The new "modular" A-levels, which were taken by up to 50,000 students this year, have raised motivation and have allowed students to drop out early if they are unlikely to pass, the boards say. Under this system, candidates who fail can retake as many times as they like.

Critics of the system, who want 100 per cent of A-level marks to be gained through a final exam, say it will contribute to "grade inflation" by making it easier for candidates to pass.

However, under plans to be announced later this week, candidates may need more than good A-level grades to obtain a place at university.

The Universities and Colleges Admissions Service, working with government curriculum advisers, wants candidates to be tested on numeracy and literacy. It also wants to find a way of measuring self-motivation, team-working and communication skills.

The move reflects complaints from universities and employers that the brightest sometimes lack the basic skills to make the most of college education, or fit into the workplace.

Tony Higgins, Ucas chief executive, said : "By the end of the century, it could be that universities will not look at students who do not have the appropriate key skills qualifications."

The plans tie in with Sir Ron Dearing's proposed reforms of post-16 qualifications, encouraging greater parity between academic and vocational courses. But it has not been decided how "key skills" would fit into the new system. "They could be incorporated into the curriculum and measured as part of existing exams, or there could be separate tests," Mr Higgins said. Sir Ron has proposed a single exam in key skills at AS-level - half an A-level.

By the end of the century, scores in these "key skills" and other achievements would be held on an electronic database. "If we are seriously looking at the development of lifelong learning and the accumulation of credits for learning experiences, a national database could contain profiles which would be very useful to employers," Mr Higgins said.

The plans might help to defuse the annual controversy over whether A- levels are getting easier, because the examination would not be the only criteria for getting a college place.

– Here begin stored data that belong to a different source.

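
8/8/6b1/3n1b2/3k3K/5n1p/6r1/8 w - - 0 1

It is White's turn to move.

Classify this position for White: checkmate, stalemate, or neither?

White to move; white king on h4.
In check: yes, from the black knight on f3.
King squares — g3: attacked by Rg2; h3: attacked by Bf5; g4: attacked by Rg2; g5: attacked by Rg2; h5: attacked by Bg6.
Legal moves for White: none.
In check with no legal moves → checkmate.

checkmate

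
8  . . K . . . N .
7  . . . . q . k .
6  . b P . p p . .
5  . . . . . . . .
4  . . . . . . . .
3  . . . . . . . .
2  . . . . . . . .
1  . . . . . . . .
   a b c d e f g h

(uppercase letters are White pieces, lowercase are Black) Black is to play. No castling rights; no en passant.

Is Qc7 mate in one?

yes

After Qc7: white king on c8; in check: yes, from the black queen on c7.
King squares — b7: attacked by Qc7; c7: attacked by Bb6; d7: attacked by Qc7; b8: attacked by Qc7; d8: attacked by Qc7.
White has no legal moves → checkmate.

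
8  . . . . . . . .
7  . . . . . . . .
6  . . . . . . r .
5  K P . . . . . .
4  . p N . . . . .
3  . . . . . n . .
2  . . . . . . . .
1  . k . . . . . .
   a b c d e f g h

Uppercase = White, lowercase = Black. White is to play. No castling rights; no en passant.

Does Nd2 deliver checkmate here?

no

After Nd2: black king on b1; in check: yes, from the white knight on d2.
Black has 6 legal replies: Kc2, Kb2, Ka2, Kc1, Ka1, Nxd2.
In check but a legal move exists → not checkmate.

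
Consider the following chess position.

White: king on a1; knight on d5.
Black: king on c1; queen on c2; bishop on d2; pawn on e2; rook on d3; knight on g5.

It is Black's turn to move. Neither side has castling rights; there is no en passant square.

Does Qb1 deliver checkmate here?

yes

After Qb1: white king on a1; in check: yes, from the black queen on b1.
King squares — b1: attacked by Kc1; a2: attacked by Qb1; b2: attacked by Qb1.
White has no legal moves → checkmate.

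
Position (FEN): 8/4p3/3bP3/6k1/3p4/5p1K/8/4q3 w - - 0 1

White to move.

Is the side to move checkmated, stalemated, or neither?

White to move; white king on h3.
In check: no.
King squares — g2: attacked by Pf3; h2: attacked by Bd6; g3: attacked by Qe1; g4: attacked by Kg5; h4: attacked by Qe1.
Legal moves for White: none.
Not in check and no legal moves → stalemate.

stalemate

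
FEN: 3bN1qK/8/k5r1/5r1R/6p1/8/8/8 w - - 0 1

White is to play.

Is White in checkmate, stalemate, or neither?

checkmate

White to move; white king on h8.
In check: yes, from the black queen on g8.
King squares — g7: attacked by Rg6; h7: attacked by Qg8; g8: attacked by Rg6.
Legal moves for White: none.
In check with no legal moves → checkmate.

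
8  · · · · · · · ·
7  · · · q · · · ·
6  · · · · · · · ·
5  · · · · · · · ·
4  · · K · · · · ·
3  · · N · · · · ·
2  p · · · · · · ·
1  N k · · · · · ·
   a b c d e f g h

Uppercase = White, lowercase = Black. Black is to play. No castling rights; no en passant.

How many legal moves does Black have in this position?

3

Black to move; king on b1.
In check: yes, from the white knight on c3.
Legal moves: Kb2, Kc1, Kxa1.
Count: 3.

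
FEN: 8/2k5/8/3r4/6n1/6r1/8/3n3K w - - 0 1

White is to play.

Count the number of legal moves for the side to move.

White to move; king on h1.
In check: no.
Legal moves: none.
Count: 0.

0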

Exam boards say the modular A-level pupils may get higher grades because instead of taking a two-year course and then sitting exams at the end, candidates take written tests as they go along. The final exam accounts for only 30 per cent of the marks while coursework takes up a maximum of 20 per cent and the interim tests 50 per cent or more.

The new-style exams, which are marked by the boards, have been introduced by ministers and taken by about a quarter of candidates doing maths, English or science subjects this year.

With more than 700,000 candidates taking A-levels, any rise in the pass rate, which is already going up by about 1 per cent each year, is likely to be slight.

However, examinations officials say that while there are fewer high grades under the new system, there are fewer failures as well. Figures compiled by the University of Cambridge Board, which did some modular courses last year, have confirmed this.

A north-south divide still exists in staying-on rates for 16-year-olds, the Labour Party said last night. While six out of 10 pupils in the North stay on at school, 78 per cent do so in the South-east. Bryan Davies, a Labour education spokesman, said the disparity could undermine efforts to develop a high-skill, high-tech economy.